Het gaat hier om vrijstellingen voor vormen van detailhandel die traditioneel al veel (ook) op zon- en feestdagen plaatsvinden. Hierbij zijn landelijk gezien een duizendtal detailhandelbedrijven betrokken in de sfeer van onder meer snackbars, ijscomannen, videotheken, bloemenwinkels bij begraafplaatsen, winkels in musea en in bejaardenoorden alsmede openstelling ter gelegenheid van sport- en culturele evenementen en openstelling bij bijzondere gelegenheden van religieuze aard zoals de Ramadan.
Deze wijziging is al doorgevoerd in de Verordening van 2014 en is in deze verordening voortgezet.
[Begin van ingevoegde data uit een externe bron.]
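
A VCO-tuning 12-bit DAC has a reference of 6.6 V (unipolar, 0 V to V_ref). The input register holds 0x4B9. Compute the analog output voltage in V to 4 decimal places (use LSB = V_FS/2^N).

1.9481 V

LSB = 6.6 V / 2^12 = 1.611 mV.
Code 0x4B9 = 1209 decimal.
V_out = 0 + 1209 × 0.00161133 V = 1.9481 V.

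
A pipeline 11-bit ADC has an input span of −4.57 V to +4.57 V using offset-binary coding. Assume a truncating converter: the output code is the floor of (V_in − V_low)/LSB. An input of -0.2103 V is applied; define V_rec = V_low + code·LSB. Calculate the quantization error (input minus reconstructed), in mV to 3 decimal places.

3.919 mV

Step size: 9.14 V ÷ 2^11 = 4.463 mV.
(V_in − V_low)/LSB = (-0.2103 − (−4.57))/0.00446289 = 976.8781 → code 976 (floor).
Reconstructed: -0.21421875 V.
Difference: 0.00391875 V → 3.919 mV.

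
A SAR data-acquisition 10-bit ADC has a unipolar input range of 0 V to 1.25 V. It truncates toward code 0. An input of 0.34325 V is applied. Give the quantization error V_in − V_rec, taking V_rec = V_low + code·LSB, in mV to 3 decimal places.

One LSB is 1.25 V / 1024 = 1.221 mV.
Scaled input = 281.1904 LSBs, so code = 281.
V_rec = 0 + 281·0.0012207 = 0.34301758 V.
Error = 0.34325 − 0.34301758 = 0.000232422 V = 0.232 mV.

0.232 mV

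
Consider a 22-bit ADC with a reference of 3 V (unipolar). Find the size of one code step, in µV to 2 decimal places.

Full-scale span = 3 V.
LSB = 3 / 2^22 = 3 / 4194304 = 7.15256e-07 V = 0.72 µV.

0.72 µV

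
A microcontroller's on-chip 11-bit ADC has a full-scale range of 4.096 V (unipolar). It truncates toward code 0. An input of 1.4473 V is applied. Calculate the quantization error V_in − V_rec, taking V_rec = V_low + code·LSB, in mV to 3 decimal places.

One LSB is 4.096 V / 2048 = 2.000 mV.
(V_in − V_low)/LSB = (1.4473 − 0)/0.002 = 723.6500 → code 723 (floor).
Reconstructed: 1.446 V.
Error = 1.4473 − 1.446 = 0.0013 V = 1.300 mV.

1.300 mV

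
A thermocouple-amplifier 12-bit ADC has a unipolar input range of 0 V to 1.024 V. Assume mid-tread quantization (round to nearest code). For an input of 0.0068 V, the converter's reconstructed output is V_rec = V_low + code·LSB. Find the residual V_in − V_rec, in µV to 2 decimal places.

50.00 µV

LSB = 1.024/2^12 = 250.00 µV.
Scaled input = 27.2000 LSBs, so code = 27.
V_rec = 0 + 27·0.00025 = 0.00675 V.
V_in − V_rec = 5e-05 V = 50.00 µV.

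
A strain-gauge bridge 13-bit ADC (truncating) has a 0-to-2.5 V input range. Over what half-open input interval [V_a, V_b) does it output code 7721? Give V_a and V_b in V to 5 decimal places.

[2.35626 V, 2.35657 V)

LSB = 2.5/2^13 = 305.18 µV.
V_a = V_low + 7721·LSB = 2.35626 V; V_b = V_low + 7722·LSB = 2.35657 V.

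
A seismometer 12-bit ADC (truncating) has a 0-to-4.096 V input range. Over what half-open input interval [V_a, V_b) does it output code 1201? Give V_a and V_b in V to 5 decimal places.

LSB = 4.096/2^12 = 1.000 mV.
V_a = V_low + 1201·LSB = 1.201 V; V_b = V_low + 1202·LSB = 1.202 V.

[1.20100 V, 1.20200 V)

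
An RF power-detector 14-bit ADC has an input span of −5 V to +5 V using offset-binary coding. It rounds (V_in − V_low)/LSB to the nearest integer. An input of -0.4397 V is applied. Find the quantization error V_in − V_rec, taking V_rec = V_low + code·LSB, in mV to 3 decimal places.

-0.247 mV

LSB = 10/2^14 = 0.610 mV.
(-0.4397 − (−5))/0.000610352 = 7471.5955; round gives code 7472.
Code 7472 maps back to (−5) + 7472×0.000610352 V = -0.43945312 V.
Difference: -0.000246875 V → -0.247 mV.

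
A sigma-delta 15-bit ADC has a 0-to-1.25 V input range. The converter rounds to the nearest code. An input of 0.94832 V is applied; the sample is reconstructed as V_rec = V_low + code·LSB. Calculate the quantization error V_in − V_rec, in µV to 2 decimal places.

-13.74 µV

LSB = 1.25/2^15 = 38.15 µV.
Scaled input = 24859.6398 LSBs, so code = 24860.
Reconstructed: 0.94833374 V.
Difference: -1.37402e-05 V → -13.74 µV.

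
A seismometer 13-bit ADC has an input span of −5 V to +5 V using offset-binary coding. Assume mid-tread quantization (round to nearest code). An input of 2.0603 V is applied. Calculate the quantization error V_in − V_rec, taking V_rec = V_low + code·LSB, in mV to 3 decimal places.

LSB = 10/2^13 = 1.221 mV.
Scaled input = 5783.7978 LSBs, so code = 5784.
Code 5784 maps back to (−5) + 5784×0.0012207 V = 2.0605469 V.
V_in − V_rec = -0.000246875 V = -0.247 mV.

-0.247 mV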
Dit artikel spreekt voor zich.
Op grond van de Winkeltijden Verordening 1996 is in 2010 een ontheffing verleend aan onder andere Super de Buurman. De ondernemer van deze winkel ontvangt, zonder hiervoor een aanvraag in te dienen, een ontheffing op grond van artikel 3 van de nieuwe Winkeltijden Verordening (2016). Hiermee wordt een uitzondering gemaakt op de voorwaarde zoals gesteld in artikel 3 tweede lid onder b. De overige voorwaarden zoals gesteld in artikel 3 van de Winkeltijden Verordening 2016 zijn onverminderd van kracht op de te verlenen ontheffing.
Deze clausule is bedoeld om voor onvoorziene situaties die leiden tot zogeheten schrijnende gevallen, die in feite buiten de nu voorziene regeling vallen, maar waarmee nog steeds wel het belang wordt gediend dat de Wet en deze verordening beogen te beschermen.